Human action recognition is a crucial computer vision task that plays an important role in various video understanding applications. Due to the increasing popularity of video content on the internet, it is vital to research better action recognition to replace excessive human labor to analyze videos. In this thesis, mainly three different problems related to efficiency and robustness that prohibit action recognition technology from being accessible to more people are identified, and solutions to each are proposed.

Firstly, the problem of capturing temporal information for video classification in 2D networks, without increasing their computational cost, is addressed. Existing approaches focus on modifying the architecture of 2D networks (e.g., by including filters in the temporal dimension to turn them into 3D networks, or using optical flow), which increases computation cost. Instead, we propose a novel sampling strategy, where we re-order the channels of the input video, to capture short-term frame-to-frame changes. We observe that even without extensions, the proposed sampling strategy improves performance on multiple architectures (e.g., TSN, TRN, TSM, and MVFNet) and datasets (CATER, Something-Something-V1 and V2), up to 24% over the baseline of using the standard video input. In addition, our sampling strategies do not require training from scratch and do not increase the computational cost of training and testing. Given the generality of the results and the flexibility of the approach, we hope this can be widely useful to the video understanding community.
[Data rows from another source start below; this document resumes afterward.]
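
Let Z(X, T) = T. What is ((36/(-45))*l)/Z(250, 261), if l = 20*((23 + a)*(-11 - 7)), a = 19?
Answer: 1344/29 ≈ 46.345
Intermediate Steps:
l = -15120 (l = 20*((23 + 19)*(-11 - 7)) = 20*(42*(-18)) = 20*(-756) = -15120)
((36/(-45))*l)/Z(250, 261) = ((36/(-45))*(-15120))/261 = ((36*(-1/45))*(-15120))*(1/261) = -⅘*(-15120)*(1/261) = 12096*(1/261) = 1344/29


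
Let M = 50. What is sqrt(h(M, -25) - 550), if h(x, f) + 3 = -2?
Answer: I*sqrt(555) ≈ 23.558*I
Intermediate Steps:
h(x, f) = -5 (h(x, f) = -3 - 2 = -5)
sqrt(h(M, -25) - 550) = sqrt(-5 - 550) = sqrt(-555) = I*sqrt(555)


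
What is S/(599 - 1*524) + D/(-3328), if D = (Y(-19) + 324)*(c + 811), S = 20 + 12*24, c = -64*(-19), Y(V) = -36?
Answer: -1336193/7800 ≈ -171.31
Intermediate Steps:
c = 1216
S = 308 (S = 20 + 288 = 308)
D = 583776 (D = (-36 + 324)*(1216 + 811) = 288*2027 = 583776)
S/(599 - 1*524) + D/(-3328) = 308/(599 - 1*524) + 583776/(-3328) = 308/(599 - 524) + 583776*(-1/3328) = 308/75 - 18243/104 = -1336193/7800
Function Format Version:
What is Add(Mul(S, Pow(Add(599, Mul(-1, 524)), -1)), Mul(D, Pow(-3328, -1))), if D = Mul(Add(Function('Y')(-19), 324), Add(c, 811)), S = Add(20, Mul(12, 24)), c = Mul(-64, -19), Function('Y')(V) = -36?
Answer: Rational(-1336193, 7800) ≈ -171.31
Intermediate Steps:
c = 1216
S = 308 (S = Add(20, 288) = 308)
D = 583776 (D = Mul(Add(-36, 324), Add(1216, 811)) = Mul(288, 2027) = 583776)
Add(Mul(S, Pow(Add(599, Mul(-1, 524)), -1)), Mul(D, Pow(-3328, -1))) = Add(Mul(308, Pow(Add(599, Mul(-1, 524)), -1)), Mul(583776, Pow(-3328, -1))) = Add(Mul(308, Pow(Add(599, -524), -1)), Mul(583776, Rational(-1, 3328))) = Add(Mul(308, Pow(75, -1)), Rational(-18243, 104)) = Add(Mul(308, Rational(1, 75)), Rational(-18243, 104)) = Add(Rational(308, 75), Rational(-18243, 104)) = Rational(-1336193, 7800)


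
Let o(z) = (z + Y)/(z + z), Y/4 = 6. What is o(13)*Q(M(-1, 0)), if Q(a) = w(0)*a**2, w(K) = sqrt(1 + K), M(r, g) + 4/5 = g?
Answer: 296/325 ≈ 0.91077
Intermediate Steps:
Y = 24 (Y = 4*6 = 24)
M(r, g) = -4/5 + g
o(z) = (24 + z)/(2*z) (o(z) = (z + 24)/(z + z) = (24 + z)/((2*z)) = (24 + z)*(1/(2*z)) = (24 + z)/(2*z))
Q(a) = a**2 (Q(a) = sqrt(1 + 0)*a**2 = sqrt(1)*a**2 = 1*a**2 = a**2)
o(13)*Q(M(-1, 0)) = ((1/2)*(24 + 13)/13)*(-4/5 + 0)**2 = ((1/2)*(1/13)*37)*(-4/5)**2 = (37/26)*(16/25) = 296/325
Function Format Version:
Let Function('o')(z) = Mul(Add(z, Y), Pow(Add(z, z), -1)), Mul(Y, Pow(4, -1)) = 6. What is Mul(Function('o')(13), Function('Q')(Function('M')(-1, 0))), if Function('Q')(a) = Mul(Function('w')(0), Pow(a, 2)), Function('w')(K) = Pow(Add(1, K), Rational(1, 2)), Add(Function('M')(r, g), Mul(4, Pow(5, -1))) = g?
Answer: Rational(296, 325) ≈ 0.91077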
Next, precisely naming the action depicted in a video can be a challenging and oftentimes ambiguous task. In contrast to object instances represented as nouns (e.g., dog, cat, chair), in the case of actions, human annotators typically lack a consensus as to what constitutes a specific action (e.g., jogging versus running). In practice, a given video can contain multiple valid positive annotations for the same action. As a result, video datasets often contain significant levels of label noise and overlap between the atomic action classes. In this work, we address the challenge of training multi-label action recognition models from only single positive training labels. We propose two approaches that are based on generating pseudo training examples sampled from similar instances within the train set. Unlike other approaches that use model-derived pseudo-labels, our pseudo-labels come from human annotations and are selected based on feature similarity. To validate our approaches, we create a new evaluation benchmark by manually annotating a subset of EPIC-Kitchens-100's validation set with multiple verb labels. We present results on this new test set along with additional results on a new version of HMDB-51, called Confusing-HMDB-102, where we outperform existing methods in both cases. Data and code are publicly available.

Finally, despite recent advances in video action recognition achieving strong performance on existing benchmarks, these models often lack robustness when faced with natural distribution shifts between training and test data. We propose two novel evaluation methods to assess model resilience to such distribution disparity. One method uses two different datasets collected from different sources and uses one for training and validation, and the other for testing. More precisely, we created dataset splits of HMDB-51 or UCF-101 for training, and Kinetics-400 for testing, using the subset of the classes that are overlapping in both train and test datasets. The other proposed method extracts the feature mean of each class using the target evaluation dataset's training data (i.e., class prototype), and estimates test video prediction as a cosine similarity score between each sample to the class prototypes of all classes. This procedure does not alter model weights using the target dataset and it does not require aligning overlapping classes of two different datasets, thus is a very efficient method to test the model robustness to distribution shifts, without prior knowledge of the target distribution. We address the robustness problem by adversarial augmentation training - generating augmented views of videos that are "hard" for the classification model by applying gradient ascent on the augmentation parameters - as well as "curriculum" scheduling the strength of the video augmentations. We experimentally demonstrate the superior performance of the proposed adversarial augmentation approach over baselines across three state-of-the-art action recognition models - TSM, Video Swin Transformer, and Uniformer. Curated datasets and code are publicly released. The presented work provides critical insight into model robustness to distribution shifts and presents effective techniques to enhance video action recognition performance in a real-world deployment.